KEFI Gold and Copper plc (LON:KEFI), the AIM-quoted gold and copper exploration and development company with projects in the Kingdom of Saudi Arabia and the Democratic Republic of Ethiopia, has announced that it has allocated options to certain of the Company’s directors and senior management in accordance with the Company’s long-standing long-term incentive plan. This is the first such allocation since 1 February 2018.
Allocation of Options under the Shareholder-Approved Incentive Options Scheme
In accordance with the Option Scheme, the directors have approved the issue of 119,747,339 Options over new ordinary shares of the Company (“Ordinary Shares”) to certain directors and senior managers (the “Options”). The Options have an exercise price of 2.55p per Ordinary Share, representing a c.27% premium to the VWAP during the week ending 12 March 2021. The Options expire after 4 years and, in normal circumstances, vest in three equal instalments, the first after one year, the second after two years and the third after three years from the date of grant.
Following this grant of Options, there will be 145,229,182 options outstanding under the Option Scheme over approximately 6.8% of the currently issued Ordinary Share capital of the Company. Under the terms of the Option Scheme options over a maximum of 10% of the Company’s share capital may be issued.
Details of the Options granted today to the following persons who discharge managerial responsibilities (“PDMRs”) are set out below, with further details contained in the appended tables below:
Name | Title | Number of new Options granted | Number of Ordinary Shares subject to Option following the grant of new Options |
Harry Anagnostaras-Adams | Executive Chairman | 37,766,978 | 43,734,926 |
John Leach | Finance Director | 7,189,168 | 10,318,899 |
Mark Tyler | Non-executive Director | 2,735,688 | 2,735,688 |
Adam Taylor | Non-executive Director | 2,735,688 | 2,735,688 |
Richard Richardson | Non-executive Director | 2,735,688 | 2,735,688 |
David Munro | Head of Operations | 9,054,169 | 10,254,169 |
Eddy Solbrandt | Head of Systems | 9,054,169 | 10,254,169 |
Brian Hosking | Head of Exploration & Planning | 9,230,640 | 10,607,110 |
Wayne Nicoletto | Managing Director-Ethiopia | 5,311,660 | 10,623,320 |
A further 33,933,491 Options have also today been granted to other members of the Company’s management team.

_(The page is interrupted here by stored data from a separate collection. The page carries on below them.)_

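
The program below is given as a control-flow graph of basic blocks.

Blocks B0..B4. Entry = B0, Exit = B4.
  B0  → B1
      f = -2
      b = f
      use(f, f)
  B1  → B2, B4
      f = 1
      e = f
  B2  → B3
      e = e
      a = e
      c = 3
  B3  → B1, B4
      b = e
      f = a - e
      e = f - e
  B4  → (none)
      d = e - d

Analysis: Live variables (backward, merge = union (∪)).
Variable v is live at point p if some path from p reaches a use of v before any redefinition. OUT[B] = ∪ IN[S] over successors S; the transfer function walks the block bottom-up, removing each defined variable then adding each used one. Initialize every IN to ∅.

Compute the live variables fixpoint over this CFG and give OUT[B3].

Answer: {d, e}

Trace:
Per-block solution:
  B0:  IN={d}  OUT={d}
  B1:  IN={d}  OUT={d, e}
  B2:  IN={d, e}  OUT={a, d, e}
  B3:  IN={a, d, e}  OUT={d, e}
  B4:  IN={d, e}  OUT={}

Merge at B3: OUT[B3] = IN[B1] ⊔ IN[B4] = {d, e}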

Following the grant of Options the allocations under the Company’s Option Scheme are approximately 20% to the Executive Chairman, 39% to other management, 4% to Non-Executive Directors and 37% remain unallocated at this time.
The Company’s practice over many years was to make an annual allocation of options at the end of each calendar year. However, allocations in recent years were deferred pending the announcement that the project financing was proceeding for the Company’s Tulu Kapi Gold Project.
The Option Scheme and the Company’s approach to remuneration generally is designed to align the interest of senior management with those of shareholders and to promote the retention of the Company’s senior management team. The senior executive team of KEFI has indicated its intention to remain with KEFI for a minimum of three years so as to oversee the Tulu Kapi Gold Project’s physical development, the organisational development in Ethiopia for the start-up of production at Tulu Kapi and the aggressive pursuit of the Company’s pipeline of other projects at various stages of exploration, notably the exploration of satellite targets in the Tulu Kapi district, as well as the exploration in Saudi Arabia, in particular the discoveries at Hawiah (gold and copper) and Jibal Qutman (gold).
Related Party Transaction
As Harry Anagnostaras-Adams, John Leach, Mark Tyler, Richard Robinson and Adam Taylor are all directors of the Company, the grant of the Options is being treated as a related party transaction. Norman Ling, being the only director independent of the grant of Options, considers, having consulted with the Company’s Nominated Adviser, SP Angel Corporate Finance LLP, that the terms of the related party transaction are fair and reasonable insofar as the shareholders of the Company are concerned.